As we said before, these are separate events. To prove this, you need look no further than the fact that a typical client with delayed ejaculation can sustain a rigid erection for prolonged periods of time (or, indeed, no further than the fact that a man with complete erectile dysfunction may find it easy to ejaculate provided his penis is stimulated in the correct way for sufficient length of time).
However a review by Simons and Carey of over 10 years' work suggested that male orgasmic disorder occurred in around 8% of the community, a figure which has been backed up by many other studies, although there some evidence suggests the rate may actually be higher than this, at around 10-12%.

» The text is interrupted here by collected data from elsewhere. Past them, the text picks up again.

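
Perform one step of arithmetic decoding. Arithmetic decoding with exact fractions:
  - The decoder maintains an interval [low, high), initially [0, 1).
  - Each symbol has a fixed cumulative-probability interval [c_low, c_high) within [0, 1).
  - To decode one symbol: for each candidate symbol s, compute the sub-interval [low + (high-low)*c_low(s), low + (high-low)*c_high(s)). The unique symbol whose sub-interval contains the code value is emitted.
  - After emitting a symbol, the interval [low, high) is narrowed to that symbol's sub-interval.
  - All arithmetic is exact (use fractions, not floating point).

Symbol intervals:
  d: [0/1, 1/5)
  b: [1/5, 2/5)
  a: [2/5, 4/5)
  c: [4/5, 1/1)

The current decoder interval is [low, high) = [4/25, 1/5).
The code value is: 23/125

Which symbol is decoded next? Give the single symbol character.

Answer: a

Derivation:
Interval width = high − low = 1/5 − 4/25 = 1/25
Scaled code = (code − low) / width = (23/125 − 4/25) / 1/25 = 3/5
  d: [0/1, 1/5) 
  b: [1/5, 2/5) 
  a: [2/5, 4/5) ← scaled code falls here ✓
  c: [4/5, 1/1) 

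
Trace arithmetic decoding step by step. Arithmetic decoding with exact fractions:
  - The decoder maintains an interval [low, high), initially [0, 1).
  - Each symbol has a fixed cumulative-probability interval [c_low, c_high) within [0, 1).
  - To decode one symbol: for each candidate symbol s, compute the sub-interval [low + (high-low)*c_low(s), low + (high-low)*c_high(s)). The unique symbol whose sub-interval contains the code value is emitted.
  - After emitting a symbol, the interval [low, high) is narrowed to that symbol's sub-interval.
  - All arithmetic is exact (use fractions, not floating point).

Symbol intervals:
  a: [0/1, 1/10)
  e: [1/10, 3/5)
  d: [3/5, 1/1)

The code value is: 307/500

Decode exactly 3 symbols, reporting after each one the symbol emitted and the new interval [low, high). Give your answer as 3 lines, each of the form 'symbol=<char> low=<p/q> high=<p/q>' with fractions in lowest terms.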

The international survey of sexual attitudes and behaviors, the GSSAB, which investigated all aspects of sexual behavior and attitudes, beliefs and outcomes among more than 27,000 men and women between 40 and 80 years of age suggested that the real level of delayed ejaculation in the population was 13%, however the definition of delayed ejaculation (DE) was imprecise and the figure may therefore include other conditions than DE.
A lack of well controlled studies in this area is undoubtedly one of the reasons why there is an apparent wide variation in the reported level of DE in the population. It's probably best to take any epidemiological evidence as suggestive or informative rather than definitive at this time: certainly further research is needed to determine an accurate estimate of the de facto incidence of delayed ejaculation in men of various ages, race, country of residence and to determine how it varies with other social variables.